The consequences of this intelligence strategy resulted in the deadliest maritime disasters of the Pacific War. The sinking of the Montevideo Maru on July 1, 1942, by the submarine USS Sturgeon marked the first of these tragedies, resulting in the drowning of 1,054 Australian POWs and civilians. The carnage only escalated as the American reconquest of the Philippines began in late 1944, prompting a frantic Japanese evacuation.

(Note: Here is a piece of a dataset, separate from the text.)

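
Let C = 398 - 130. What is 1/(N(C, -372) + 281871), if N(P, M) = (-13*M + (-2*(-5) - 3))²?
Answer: 1/23736520 ≈ 4.2129e-8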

On September 18, 1944, the British submarine HMS Tradewind torpedoed the Junyo Maru, killing approximately 4,120 Javanese forced laborers and 1,520 Allied POWs. On October 24, 1944, an American submarine—either the USS Shark or Snook—torpedoed the Arisan Maru, killing 1,773 American prisoners; only nine miraculously survived to reach safety. In December 1944, aircraft from the USS Hornet repeatedly bombed the Oryoku Maru in Subic Bay, completely unaware of the 1,620 POWs aboard. Following the sinking, the survivors were subjected to further atrocities and transferred to the Enoura Maru in Taiwan, which was subsequently bombed by American planes on January 9, 1945, resulting in another 350 to 400 POW deaths. In the end, out of the 1,620 men who originally boarded the Oryoku Maru, only about 403 lived to see liberation.
The debate over whether the Allies "knowingly" sank their own ships hinges entirely on this chain of command. The highest echelons of the Allied command possessed the intelligence, but they made a calculated, cold-blooded strategic decision to prioritize the broader war effort and the absolute secrecy of the codebreaking network over the lives of captive servicemen. They did not explicitly order the murder of POWs, but they knowingly sent operational forces to destroy vessels they knew contained them, viewing the prisoners as an unavoidable casualty of a total war strategy.
Historians continue to grapple with the profound moral implications of this bureaucratic disconnect. Was it an unavoidable tragedy necessary to win the Pacific War, or a callous sacrifice of men who had already endured unimaginable suffering on the Bataan Death March and in forced labor camps? While Japanese officers like Junsaburo Toshino and Shuske Wada were rightfully tried and convicted as war criminals for the horrific abuses inflicted upon the prisoners inside the holds, the devastating role of Allied friendly fire remained an agonizing, morally complex consequence of wartime intelligence. As historian Gregory F. Michno, a leading expert on the hell ships, somberly concludes: "War is hell, and hell is relative. The fatal Ultras were sent. Axis and Allies died together". The destruction of the Japanese hell ships remains one of the darkest and most heartbreaking chapters of World War II, a stark reminder of the devastating collateral costs of victory.